Shares in ConocoPhillips are advancing 2.7% in Monday’s pre-market session after the oil producer announced the $9.7 billion acquisition of shale producer Concho Resources in an all-stock deal. Concho shares are up 3.6%.
Under the terms of the transaction, each share of Concho’s common stock will be exchanged for a fixed ratio of 1.46 shares of ConocoPhillips (COP) common stock, reflecting a 15% premium to closing share prices on Oct. 13. The merger of the two companies will create an entity with a $60 billion enterprise value and a combined resource base of approximately 23 billion barrels of oil. It will be the largest independent oil and gas company, with pro forma production of over 1.5 million barrels of oil equivalent per day (MMBOED).
As a result of the transaction, ConocoPhillips and Concho (CXO) expect to generate $500 million in annual cost and capital savings by 2022. The deal is expected to close in the first quarter of 2021.
“The leadership and boards of both companies believe today’s transaction is an affirmation of our commitment to lead a structural change for our vital industry,” said ConocoPhillips CEO Ryan Lance. “Together, ConocoPhillips and Concho will have unmatched scale and quality across the important value drivers in our business: an enviable low cost of supply asset base, a strong balance sheet, a disciplined capital allocation approach, ESG excellence and great people. Importantly, the transaction meets our long-stated and clear criteria for mergers and acquisitions because it is completely consistent with our financial and operational framework.”
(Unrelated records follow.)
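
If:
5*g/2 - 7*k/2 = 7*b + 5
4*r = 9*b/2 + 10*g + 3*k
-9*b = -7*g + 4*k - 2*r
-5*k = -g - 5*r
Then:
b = 500/1961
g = -600/1961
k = -4230/1961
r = -4110/1961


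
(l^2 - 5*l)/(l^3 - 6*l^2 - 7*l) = (5 - l)/(-l^2 + 6*l + 7)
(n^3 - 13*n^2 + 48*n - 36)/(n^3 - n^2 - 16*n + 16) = (n^2 - 12*n + 36)/(n^2 - 16)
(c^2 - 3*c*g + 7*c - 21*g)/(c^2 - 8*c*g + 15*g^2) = (c + 7)/(c - 5*g)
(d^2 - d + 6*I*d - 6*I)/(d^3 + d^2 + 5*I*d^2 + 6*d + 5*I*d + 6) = (d - 1)/(d^2 + d*(1 - I) - I)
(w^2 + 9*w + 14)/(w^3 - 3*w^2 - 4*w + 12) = (w + 7)/(w^2 - 5*w + 6)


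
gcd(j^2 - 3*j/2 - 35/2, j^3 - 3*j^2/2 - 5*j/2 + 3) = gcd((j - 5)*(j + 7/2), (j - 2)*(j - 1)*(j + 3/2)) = 1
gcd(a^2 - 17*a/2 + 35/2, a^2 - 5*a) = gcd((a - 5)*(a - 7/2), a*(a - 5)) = a - 5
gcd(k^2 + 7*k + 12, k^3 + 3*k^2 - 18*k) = 1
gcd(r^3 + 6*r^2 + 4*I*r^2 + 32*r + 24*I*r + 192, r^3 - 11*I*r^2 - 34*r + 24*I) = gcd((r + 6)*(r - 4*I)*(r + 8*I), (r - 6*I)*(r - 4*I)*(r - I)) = r - 4*I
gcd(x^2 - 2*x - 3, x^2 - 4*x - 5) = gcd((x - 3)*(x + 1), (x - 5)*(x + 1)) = x + 1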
In addition, the combined company will target an average reinvestment level of less than 70% of cash from operations to ensure sufficient free cash flow generation to fund returns of capital to shareholders. (See COP stock analysis on TipRanks)
Shares in COP have plunged more than 48% year-to-date, but the oil and natural gas giant nevertheless scores a Strong Buy consensus from the Street. That’s with 11 recent Buy ratings vs just 1 Hold rating. Meanwhile the average analyst price target of $48.27 indicates 43% upside potential lies ahead.
Commenting on the deal, Siebert Williams Shank & Co. analyst Gabriele Sorbara reiterated a Buy rating on CXO with a $70 price target, saying that he expects the combination of the two companies to continue to be positively received by the market.
“The transaction is logical for COP, as it vastly expands its presence in the Permian Basin with contiguous core acreage providing even greater running room,” Sorbara wrote in a note to investors. “At the deal terms, we estimate CXO is selling at the highest valuation in its peer group on our 2022 EV/EBITDA estimates.” (See CXO stock analysis on TipRanks)
The analyst noted that the transaction bodes well for other potential M&A targets, including Cimarex Energy, Parsley Energy and PXD.
Overall, Concho scores a Strong Buy analyst consensus with 11 Buys vs. 1 Hold. The $67.73 average price target implies 39% upside potential to current levels.